Penegasan tersebut disampaikan usai pelaksanaan razia blok hunian yang dirangkaikan dengan Apel Ikrar Pemasyarakatan Bersih, Jumat (8/5/2026). Dalam razia itu, petugas menemukan tiga unit handphone serta sejumlah barang lain yang dilarang berada di dalam lapas.
Kepala Lapas Kelas IIA Gorontalo, Junaidi Rison, mengatakan pihaknya tidak akan memberi toleransi terhadap pelanggaran yang berpotensi mengganggu keamanan dan ketertiban di dalam lapas.
“Kalau ditemukan adanya praktik narkoba atau pelanggaran berat lainnya, tentu akan kami tindak tegas sesuai aturan yang berlaku,” ujar Junaidi.
Menurut dia, warga binaan yang terbukti terlibat dalam peredaran narkoba maupun praktik penipuan dari dalam lapas dapat dikenakan sanksi administratif hingga pemindahan ke Lapas Nusakambangan.
Namun, pemindahan tersebut tetap melalui proses assessment untuk menentukan tingkat risiko warga binaan yang bersangkutan.
“Nanti akan dilihat tingkat risikonya.

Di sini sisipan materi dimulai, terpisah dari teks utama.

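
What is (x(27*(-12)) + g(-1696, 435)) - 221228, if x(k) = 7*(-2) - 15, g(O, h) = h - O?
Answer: -219126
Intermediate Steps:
x(k) = -29 (x(k) = -14 - 15 = -29)
(x(27*(-12)) + g(-1696, 435)) - 221228 = (-29 + (435 - 1*(-1696))) - 221228 = (-29 + (435 + 1696)) - 221228 = (-29 + 2131) - 221228 = 2102 - 221228 = -219126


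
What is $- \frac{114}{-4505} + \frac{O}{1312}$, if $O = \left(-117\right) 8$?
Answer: $- \frac{508389}{738820} \approx -0.68811$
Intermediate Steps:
$O = -936$
$- \frac{114}{-4505} + \frac{O}{1312} = - \frac{114}{-4505} - \frac{936}{1312} = \left(-114\right) \left(- \frac{1}{4505}\right) - \frac{117}{164} = \frac{114}{4505} - \frac{117}{164} = - \frac{508389}{738820}$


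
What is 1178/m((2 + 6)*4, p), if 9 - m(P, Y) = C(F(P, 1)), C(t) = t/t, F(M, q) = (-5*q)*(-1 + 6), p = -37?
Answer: 589/4 ≈ 147.25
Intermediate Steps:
F(M, q) = -25*q (F(M, q) = -5*q*5 = -25*q)
C(t) = 1
m(P, Y) = 8 (m(P, Y) = 9 - 1*1 = 9 - 1 = 8)
1178/m((2 + 6)*4, p) = 1178/8 = 1178*(1/8) = 589/4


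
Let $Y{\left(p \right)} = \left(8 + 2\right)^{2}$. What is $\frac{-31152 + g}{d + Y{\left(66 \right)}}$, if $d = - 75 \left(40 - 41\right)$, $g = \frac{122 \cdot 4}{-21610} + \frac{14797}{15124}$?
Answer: $- \frac{5090542281311}{28597593500} \approx -178.01$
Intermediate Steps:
$Y{\left(p \right)} = 100$ ($Y{\left(p \right)} = 10^{2} = 100$)
$g = \frac{156191329}{163414820}$ ($g = 488 \left(- \frac{1}{21610}\right) + 14797 \cdot \frac{1}{15124} = - \frac{244}{10805} + \frac{14797}{15124} = \frac{156191329}{163414820} \approx 0.9558$)
$d = 75$ ($d = \left(-75\right) \left(-1\right) = 75$)
$\frac{-31152 + g}{d + Y{\left(66 \right)}} = \frac{-31152 + \frac{156191329}{163414820}}{75 + 100} = - \frac{5090542281311}{163414820 \cdot 175} = \left(- \frac{5090542281311}{163414820}\right) \frac{1}{175} = - \frac{5090542281311}{28597593500}$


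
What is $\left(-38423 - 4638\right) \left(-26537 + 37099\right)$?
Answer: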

Jika masuk kategori risiko tinggi, maka bisa dipindahkan ke Nusakambangan sesuai prosedur yang berlaku,” katanya.
Selain ancaman pemindahan, warga binaan yang melanggar aturan juga terancam kehilangan hak remisi selama satu tahun berjalan.
Razia yang melibatkan aparat Tentara Nasional Indonesia, Kepolisian Negara Republik Indonesia, dan Badan Narkotika Nasional Kota Gorontalo itu turut menemukan sejumlah barang terlarang lain seperti korek api, kabel, charger handphone, kipas angin, sendok makan, dan tali.
Seluruh barang hasil razia rencananya akan dimusnahkan sebagai bagian dari penegakan aturan dan upaya menjaga lingkungan pemasyarakatan tetap aman dan tertib.
Langkah tersebut sekaligus menjadi bagian dari dukungan terhadap program akselerasi Kementerian Imigrasi dan Pemasyarakatan Republik Indonesia dalam memberantas praktik Halinar di seluruh lembaga pemasyarakatan.